Question: The distance between an object and a screen is 100cm. A lens produces an image on the screen when th...

Question

The distance between an object and a screen is 100cm. A lens produces an image on the screen when the lens is placed at either of the positions 40cm apart. The power of the lens is nearly
A.)3 diopter
B.)5 diopter
C.)2 diopter
D.)9 diopter

Answer 1

Solution

Hint: Recall the principle behind the displacement method. Then use the equation to find the focal length in terms of D and d, i.e. $f=\dfrac{{{D}^{2}}-{{d}^{2}}}{4D}$ . Substitute the values of d and D in it. Find power using $P=\dfrac{1}{f}$ .

Complete step by step answer:
In a convex lens, the centre region is thicker compared to its edges. This lens is converging in nature; hence it is named as a converging lens. The light ray enters the lens undergo refraction and converges at a point called the principal focus, F. Then, the distance between the principal focus and the centre of the lens is the focal length. Reciprocal of the focal length is called the power of the length. Its unit is diopter.

To find the focal length and power of a thin convex lens, the displacement method of length is used. This is a simple method. The diagram is shown below.
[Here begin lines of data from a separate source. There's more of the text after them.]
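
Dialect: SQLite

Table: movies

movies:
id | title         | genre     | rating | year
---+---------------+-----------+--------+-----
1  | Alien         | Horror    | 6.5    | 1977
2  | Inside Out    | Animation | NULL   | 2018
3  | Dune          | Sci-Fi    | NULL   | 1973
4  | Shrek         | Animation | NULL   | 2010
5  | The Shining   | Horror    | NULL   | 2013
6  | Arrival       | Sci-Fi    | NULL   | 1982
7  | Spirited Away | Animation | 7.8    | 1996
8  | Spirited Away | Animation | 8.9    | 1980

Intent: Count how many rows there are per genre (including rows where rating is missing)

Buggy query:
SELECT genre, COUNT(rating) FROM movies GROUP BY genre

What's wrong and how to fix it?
Bug: COUNT(column) counts non-NULL values only; rows with NULL rating aren't counted

Fix: Replace COUNT(rating) with COUNT(*)

Corrected query:
SELECT genre, COUNT(*) FROM movies GROUP BY genre

Result:
genre     | COUNT(*)
----------+---------
Animation | 4       
Horror    | 2       
Sci-Fi    | 2       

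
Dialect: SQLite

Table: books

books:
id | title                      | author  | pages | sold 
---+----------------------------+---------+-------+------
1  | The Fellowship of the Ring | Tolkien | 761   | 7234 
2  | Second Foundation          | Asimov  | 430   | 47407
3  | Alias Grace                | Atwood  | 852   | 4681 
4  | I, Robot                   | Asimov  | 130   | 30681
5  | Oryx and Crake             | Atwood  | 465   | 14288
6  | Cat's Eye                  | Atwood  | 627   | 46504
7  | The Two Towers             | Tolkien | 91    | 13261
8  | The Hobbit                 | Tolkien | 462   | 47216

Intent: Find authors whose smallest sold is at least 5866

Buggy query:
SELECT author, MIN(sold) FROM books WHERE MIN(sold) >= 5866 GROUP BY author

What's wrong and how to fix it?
Bug: MIN() in WHERE is a misuse of aggregate

Fix: Use HAVING for the per-group MIN condition

Corrected query:
SELECT author, MIN(sold) FROM books GROUP BY author HAVING MIN(sold) >= 5866

Result:
author  | MIN(sold)
--------+----------
Asimov  | 30681    
Tolkien | 7234     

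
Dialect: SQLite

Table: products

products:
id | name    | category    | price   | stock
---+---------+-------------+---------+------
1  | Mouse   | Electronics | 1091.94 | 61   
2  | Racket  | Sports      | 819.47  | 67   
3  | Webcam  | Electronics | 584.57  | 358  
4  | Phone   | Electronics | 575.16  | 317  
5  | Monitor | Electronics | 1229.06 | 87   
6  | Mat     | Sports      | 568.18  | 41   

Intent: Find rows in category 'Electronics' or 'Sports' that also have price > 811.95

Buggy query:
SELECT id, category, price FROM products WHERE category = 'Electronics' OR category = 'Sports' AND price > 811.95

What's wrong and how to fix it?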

First, place the convex lens in front of an object, and then mark the distance at which the image formed as shown in the figure. Let us keep the position of the object and the screen fixed. Now move the lens slowly towards the screen till you get the clear image of the object. And after that point, the image starts to diminish. Fix the lens at that point.
The principle behind this is elementary. Even if we interchange the distance of an object towards the lens with the distance between image and lens, we will still get the image. Then the gap between the first and second position of the lens is taken as d, the displacement length.

Let us carefully look at the given problem. In the question, it stated that

The distance between the object and screen, D =100cm = 1m
The he displacement length of the lens, d = 40cm = 0.4m
Then the focal length is given by the formula,

$f=\dfrac{{{D}^{2}}-{{d}^{2}}}{4D}$
$f=\dfrac{{{1}^{2}}-{{(0.4)}^{2}}}{4\times 1}$
$f=\dfrac{1-0.16}{4}$
$f=\dfrac{.84}{4}$
$f=0.21$ m

Therefore the power is given as $P=\dfrac{1}{f}$ …………….(2)

Substituting the value of f in equation (2)

$P=\dfrac{1}{.21}$
$P=4.761diopter$
$P\approx 5diopter$

Therefore option B is the correct answer.

Note: The unit of power is generally written as diopter, $1diopter={}^{1}/{}_{m}$ . This method is practical in the case of a thin lens. Always remember, in this method, the position of the object and the screen is always constant. Only the position of the lens is adjusted.